Путь, пройденный развитием музыкальной мысли со времени расцвета классицизма до 30-х годов XX столетия, подтверждает эту точку зрения. Длинный этот период охватывает упадок классических принципов, романтизм, рождение модернизма, его развитие, анархию, последовавшую за снижением импрессионизма, и, наконец, возвращение классической традиции, происшедшее в течение двадцати пяти лет до начала Второй мировой войны[*]
. В течение всего этого периода музыкальной истории всякая попытка отказа от инструментальной диалектики в музыкальной мысли приводила к утрате самого процесса композиции. Подобная попытка уводила музыкантов в область, не имевшую ничего или очень мало общего с музыкой. Необходимо было отыскать новые пути, превосходящие диалектику германского классицизма, чтобы создать диалектику нового порядка. Русская музыка стала на этот путь после войны 1914 года. Правда, она не ставила себе целью превзойти немецкую диалектику, но она создала диалектику в качестве композиционного метода после того, как метод был на долгое время утерян вагнерианством и модернистами. Эта утрата создала продолжительный конфликт между старыми немецкими музыкантами и новыми, но все музыкальное движение в Германии возобновилось с того момента, когда там вернулись к диалектике. В то время диалектический метод был уже прочно установлен в новой русской музыке, и возвращение немецкой музыки к диалектике осуществилось под влиянием русской музыкальной культуры. Немецкие музыканты признавали прямую связь между музыкальной диалектикой и конкретной логикой русской музыки с основами немецкого музыкального языка и его музыкальной материей. Об этом хорошо свидетельствовала музыка Хиндемита и новая немецкая школа. Итак, качание маятника между Берлином и Парижем могло бы продолжаться бесконечно, вне перемены политического режима в Германии, который не привнес ничего существенного в развитие культурного процесса, но варварски разрушил самые основы немецкой культуры.Возможен ли был синтез латинской и германской музыкальной культуры? Нет, он никогда не был осуществлен и решительно невозможен. Более того, столкновение этих двух культур станет еще более выраженным, если немецкой культуре вообще суждено будет возродиться.

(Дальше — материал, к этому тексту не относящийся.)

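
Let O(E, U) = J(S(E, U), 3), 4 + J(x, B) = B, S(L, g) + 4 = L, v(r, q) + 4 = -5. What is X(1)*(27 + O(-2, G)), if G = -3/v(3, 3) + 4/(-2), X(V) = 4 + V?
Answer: 130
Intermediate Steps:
v(r, q) = -9 (v(r, q) = -4 - 5 = -9)
S(L, g) = -4 + L
G = -5/3 (G = -3/(-9) + 4/(-2) = -3*(-1/9) + 4*(-1/2) = 1/3 - 2 = -5/3 ≈ -1.6667)
J(x, B) = -4 + B
O(E, U) = -1 (O(E, U) = -4 + 3 = -1)
X(1)*(27 + O(-2, G)) = (4 + 1)*(27 - 1) = 5*26 = 130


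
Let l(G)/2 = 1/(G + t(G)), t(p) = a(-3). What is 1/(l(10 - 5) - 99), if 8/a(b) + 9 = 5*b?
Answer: -7/690 ≈ -0.010145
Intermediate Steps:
a(b) = 8/(-9 + 5*b)
t(p) = -1/3 (t(p) = 8/(-9 + 5*(-3)) = 8/(-9 - 15) = 8/(-24) = 8*(-1/24) = -1/3)
l(G) = 2/(-1/3 + G) (l(G) = 2/(G - 1/3) = 2/(-1/3 + G))
1/(l(10 - 5) - 99) = 1/(6/(-1 + 3*(10 - 5)) - 99) = 1/(6/(-1 + 3*5) - 99) = 1/(6/(-1 + 15) - 99) = 1/(6/14 - 99) = 1/(6*(1/14) - 99) = 1/(3/7 - 99) = 1/(-690/7) = -7/690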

Брамс связывал себя с классической традицией, т. к. он больше всего боялся утраты единства и разрыва с мировоззрением, выражавшим классическую культуру. Но Брамс и не чуждался в то же время сферы, где был выражен индивидуализм, начавший расшатывать наследие классиков прошлого века и их целостное постижение мира. Из этого дуализма родилась музыкальная форма Брамса. Она ни классична, ни академична, ни «эпигонистична», но она — все это, вместе взятое. Рассматривая ее в целом, можно сказать, что форма эта условна. Лишь частичные элементы ее структуры основаны на традиции. Брамс пытался примирить классицизм с романтизмом, и ему это удалось лишь отчасти. В действительности он больше связан с классицизмом, чем с романтизмом. В последние годы своей жизни Брамс пытался уйти от острого конфликта, создавшегося между классицизмом и романтизмом, и он опирался на свою формальную технику. Это привело его к академизму. Брамс для нас исключительно интересен тем, что, живя на границе двух противоположных эпох, он носил в себе созревавшие конфликты, которые позже уточнились в модернизме в виде целого ряда противоречивых тенденций.